For one, he notes, the man and woman are at different stages of their lives, which makes them “emotionally incompatible”.
“Both have expectations, which they will seek to fulfill to each other alright, but in very different ways that, unfortunately, may leave each of them disappointed,” he says.
An older man is likely to be driven by ego, more focused, eager to reap the fruits of his many years of labour and take pride in his accomplishments.
“He is looking for a person to care for his wealth and his idea of how to love a woman is ‘build her a good home, give her children and provide her with everything she needs’,” explains Munyua.
In contrast, the young woman would be seeking intimacy and a thirst to establish her identity.
She wants a man who can take her out, play with her, give her jewellery, remember her birthdays… things her much older spouse might dismiss as childish, or might not have the strength to take part in, Munyua continues.
MORE LIKE A FATHER
Because of the generational gap and deficits, an older man will just extend parental love to his young spouse.

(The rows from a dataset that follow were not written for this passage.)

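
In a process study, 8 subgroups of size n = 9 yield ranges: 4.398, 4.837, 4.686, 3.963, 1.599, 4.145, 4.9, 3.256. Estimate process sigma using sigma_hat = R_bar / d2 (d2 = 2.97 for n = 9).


R_bar = (4.398 + 4.837 + 4.686 + 3.963 + 1.599 + 4.145 + 4.9 + 3.256) / 8
R_bar = 31.784 / 8 = 3.973
sigma_hat = R_bar / d2 = 3.973 / 2.97 = 1.3377

1.3377


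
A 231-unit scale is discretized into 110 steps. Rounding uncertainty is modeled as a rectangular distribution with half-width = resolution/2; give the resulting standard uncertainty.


resolution = range / divisions
resolution = 231 / 110 = 2.1
u_res = resolution / (2*sqrt(3))
u_res = 2.1 / 3.4641016
u_res = 0.6062

0.6062


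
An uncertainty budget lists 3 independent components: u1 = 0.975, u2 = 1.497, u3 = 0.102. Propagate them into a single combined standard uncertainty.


uc = sqrt(0.975^2 + 1.497^2 + 0.102^2)
uc = sqrt(3.202038)
uc = 1.7894

1.7894


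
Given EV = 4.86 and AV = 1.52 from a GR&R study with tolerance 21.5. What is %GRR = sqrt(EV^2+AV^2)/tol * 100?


GRR = sqrt(EV^2 + AV^2) = sqrt(4.86^2 + 1.52^2) = 5.0921508
%GRR = GRR / tol * 100 = 5.0921508 / 21.5 * 100
%GRR = 23.6844

23.6844


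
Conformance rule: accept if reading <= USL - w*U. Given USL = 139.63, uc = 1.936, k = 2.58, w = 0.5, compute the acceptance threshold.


U = k * uc = 2.58 * 1.936 = 4.99488
guard band g = w * U = 0.5 * 4.99488 = 2.49744
AL = USL - g = 139.63 - 2.49744
AL = 137.1326

137.1326


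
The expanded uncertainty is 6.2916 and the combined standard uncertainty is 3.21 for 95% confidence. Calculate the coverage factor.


k = U / uc
k = 6.2916 / 3.21
k = 1.96

1.96


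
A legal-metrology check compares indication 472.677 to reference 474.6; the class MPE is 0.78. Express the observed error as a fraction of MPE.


e = indication - reference = 472.677 - 474.6 = -1.9230
|e| = 1.9230
ratio = |e| / MPE = 1.9230 / 0.78
ratio = 2.4654

2.4654


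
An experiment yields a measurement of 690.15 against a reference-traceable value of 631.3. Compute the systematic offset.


Systematic error = measured - true
= 690.15 - 631.3
= 58.8500

58.8500


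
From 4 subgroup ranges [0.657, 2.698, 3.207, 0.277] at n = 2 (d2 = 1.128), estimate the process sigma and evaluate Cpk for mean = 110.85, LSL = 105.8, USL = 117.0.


R_bar = (0.657 + 2.698 + 3.207 + 0.277) / 4 = 1.70975
sigma = R_bar / d2 = 1.70975 / 1.128 = 1.5157358
Cp = (USL - LSL)/(6*sigma) = (117.0 - 105.8)/(6*1.5157358) = 1.2315
Cpu = (117.0 - 110.85)/(3*1.5157358) = 1.3525
Cpl = (110.85 - 105.8)/(3*1.5157358) = 1.1106
Cpk = min(Cpu, Cpl) = 1.1106

1.1106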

“He will call her ‘Baby’ to mean ‘daughter’, but the woman wants ‘Baby’ to mean ‘wife’”, Mr Munyua says.
Nobody considers what is in it for her, save for the high society and privileged address.
Citing Sesian’s case, for instance, Munyua says she is being taken to school “to be able to run the businesses, not for her scholarly aptitude”.

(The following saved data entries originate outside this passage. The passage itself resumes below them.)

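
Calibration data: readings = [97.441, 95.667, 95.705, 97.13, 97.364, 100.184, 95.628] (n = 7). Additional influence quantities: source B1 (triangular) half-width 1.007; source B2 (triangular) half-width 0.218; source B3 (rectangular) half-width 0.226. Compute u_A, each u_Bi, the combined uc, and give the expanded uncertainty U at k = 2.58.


mean = (97.441 + 95.667 + 95.705 + 97.13 + 97.364 + 100.184 + 95.628) / 7 = 97.017
s = sqrt(sum((x - mean)^2)/(n-1)) = 1.6235767
u_A = s / sqrt(n) = 1.6235767 / sqrt(7) = 0.61365431
u_B1 = 1.007 / sqrt(6) = 0.41110603
u_B2 = 0.218 / sqrt(6) = 0.088998127
u_B3 = 0.226 / sqrt(3) = 0.13048116
uc = sqrt(0.61365431^2 + 0.41110603^2 + 0.088998127^2 + 0.13048116^2) = 0.75533157
U = k * uc = 2.58 * 0.75533157
U = 1.9488

1.9488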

“All she is ever going to do is work hard to prove she is up to the task and meeting people’s demands.
That is not the life for a woman in her 20s, no matter how early she might have matured.”
MEN HAVING HARDER TIMES
Mr Munyua’s observations echo those of American psychologist Gail Sheehy, author of Understanding Men’s Passages: Discovering the New Map of Men’s Lives.
According to Sheehy, men aged 40 and above are having a harder time today making a satisfying passage into the second half of their lives than are most women.
While women feel pangs over losing their youth, men feel dread, and it is harder to be their companion at this age because they are so used to being in control of their life that they might never talk about these fears.
Consequently, such men are confronted by a variety of forbidden subjects in this climate of uncertainty: their concerns about ageing, the ebbing of physical strength and athletic prowess, their fears of losing their economic empires, their envy and fear of empowered working women whom they could have wooed, their wish to be closer to their children before the children leave the nest, their retirement anxieties, and the whole question of potency in all areas of their lives.
But in Sesian Kamwaro sees not just a wife, but a companion who will fill a void so deep and hurtful.
And, for him, that is all that matters.